Scarlett’s smile failed to fool anyone. She was as rattled by success as she’d been by the threat of failure and there was no remedy but experience.
Paul took her hand in his. “They are coming to pay their respects and make your better acquaintance. It’s not a firing squad, Scarlett. I promise.”
“Easy for you to say, Parson.” Scarlett leaned in and lowered her voice before she went on, “I fear it’s too late to take it all back.”
He nodded, his expression far too wise and sober for his years. “Just remember. That moment when fear tells us no, our greatest happiness may be a single brave breath away.”

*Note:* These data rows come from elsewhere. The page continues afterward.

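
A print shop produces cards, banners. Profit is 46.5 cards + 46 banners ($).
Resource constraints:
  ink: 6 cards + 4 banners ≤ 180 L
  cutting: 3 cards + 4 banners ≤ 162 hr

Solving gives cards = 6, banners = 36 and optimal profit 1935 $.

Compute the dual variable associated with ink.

Both ink and cutting are binding at x*.
The binding rows give the dual system: 6·y_ink + 3·y_cutting = 46.5 and 4·y_ink + 4·y_cutting = 46.
Solving: y_ink = 4, y_cutting = 7.5.
Shadow price of ink = 4.

4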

“Or our doom,” she whispered.
“Yes, but who’s to say that either wouldn’t be an improvement to decorating bonnets and hiding in your room for the rest of your life?”
“You make a good point, Parson.”
Paul smiled. “I always try.”
“I wanted so much to fit in and to be…a success. I was going to find the man of my dreams. But I think I should have been wiser to set my sights on something easier.”
“Easier?” he asked.
“I should have applied myself to flying to the moon or discovering the alchemist’s formula for creating gold, shouldn’t I?” Scarlett’s voice fell to a whisper, all her bravado fading on a shaky breath. “I overstepped, Parson.”
“It isn’t possible, Lettie.” It was his turn to use her special secret name and evoke nurseries and the sanctuary that only family could offer. Only the twins and Paul knew their names for each other, Lettie and Tara, and the magic worked to calm her. “You have the world on a kite’s tail and all you have to do is reel it in.”
“All I have to do is reel it in,” she repeated then squared her shoulders and lifted her chin. “Who needs bonnets for that?”